Authored by grimar on Nov 12 2018, 5:17 AM.

Details

Summary

This is https://bugs.llvm.org//show_bug.cgi?id=39418.

Currently, when LLD do ICF it checks if the output section name is the same,
but that works only for no linker script case.
We create output sections and assign input sections much later.
The patch adds logic to predict the output sections earlier, so that
we can ICF in a more correct way without complicated changes to linker design.

I used the test case provided on the PR page. Thanks, Andrew Ng :)

Diff Detail

Event Timeline

grimar created this revision.Nov 12 2018, 5:17 AM
grimar edited the summary of this revision. (Show Details)Nov 12 2018, 5:19 AM
grimar edited the summary of this revision. (Show Details)
ruiu added a comment.Nov 12 2018, 10:39 PM

I don't think this is necessarily a bug. At least, "predicating" the name of an output section does not seems a good idea to me. It is getting too tricky, and I don't like to add more complexity here. I generally do not encourage users use linker scripts as it makes linking slower and trickier, and it is to me an acceptable consequence that ICF folds input sections before linker scripts bin input sections to output sections.

I don't think this is necessarily a bug. At least, "predicating" the name of an output section does not seems a good idea to me.
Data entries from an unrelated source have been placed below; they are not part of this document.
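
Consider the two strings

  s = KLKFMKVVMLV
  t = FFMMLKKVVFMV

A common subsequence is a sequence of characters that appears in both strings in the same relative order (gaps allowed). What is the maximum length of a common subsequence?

Let dp[i][j] be the LCS length of the first i characters of s and the first j characters of t. dp[i][j] = dp[i-1][j-1]+1 when the i-th and j-th characters match, else max(dp[i-1][j], dp[i][j-1]).
    ·  F  F  M  M  L  K  K  V  V  F  M  V
 ·  0  0  0  0  0  0  0  0  0  0  0  0  0
 K  0  0  0  0  0  0  1  1  1  1  1  1  1
 L  0  0  0  0  0  1  1  1  1  1  1  1  1
 K  0  0  0  0  0  1  2  2  2  2  2  2  2
 F  0  1  1  1  1  1  2  2  2  2  3  3  3
 M  0  1  1  2  2  2  2  2  2  2  3  4  4
 K  0  1  1  2  2  2  3  3  3  3  3  4  4
 V  0  1  1  2  2  2  3  3  4  4  4  4  5
 V  0  1  1  2  2  2  3  3  4  5  5  5  5
 M  0  1  1  2  3  3  3  3  4  5  5  6  6
 L  0  1  1  2  3  4  4  4  4  5  5  6  6
 V  0  1  1  2  3  4  4  4  5  5  5  6  7
dp[11][12] = 7. One LCS (by backtracking along matches): LKKVVMV.

7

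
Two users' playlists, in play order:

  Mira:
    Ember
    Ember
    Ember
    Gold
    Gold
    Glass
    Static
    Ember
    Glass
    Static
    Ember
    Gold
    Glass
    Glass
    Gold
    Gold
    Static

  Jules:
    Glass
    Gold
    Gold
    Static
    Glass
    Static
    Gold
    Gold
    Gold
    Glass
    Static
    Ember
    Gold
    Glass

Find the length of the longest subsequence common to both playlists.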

It is getting too tricky, and I don't like to add more complexity here. I generally do not encourage users use linker scripts as it makes linking slower and trickier, and it is to me an acceptable consequence that ICF folds input sections before linker scripts bin input sections to output sections.

I agree that prediction seems like the wrong approach, unless we can guarantee 100% accuracy (prediction implies that it isn't always accurate). However, @ruiu, whilst you may not encourage users to use linker scripts, they are widely used, and in some instances, potentially even many, there is no reasonable alternative. ICF folding input sections between output sections can result in invalid output, especially if those output sections are supposed to be in different program segments, which could result in runtime crashes. I therefore would consider any such incorrect assignment a bug in LLD.

I agree with James here. I strongly suspect that in systems where merging content is a problem such as embedded systems with overlays or only a subset of memory available for booting there may be little correlation between the input section names chosen by the compiler and that given to the output section.

The only thing I can think of right now that doesn't involve an early assignment of input sections to output sections is to exploit the Repl field. When assigning InputSections to OutputSections then try and match the non-live sections against the InputSection Descriptions. If matches a different OutputSection to the InputSection it was folded into then mark it live and assign it to an OutputSection.

As an aside the approach outlined in https://llvm.org/devmtg/2017-10/slides/LTOLinkerScriptsEdlerVonKoch.pdf seems to favour an early assignment of InputSections to OutputSections I've not seen much movement on getting that upstream since the RFC at http://lists.llvm.org/pipermail/llvm-dev/2018-May/123252.html though.

grimar abandoned this revision.Aug 26 2019, 1:36 AM

Abandoning basing on comments (+another patch was posted instead).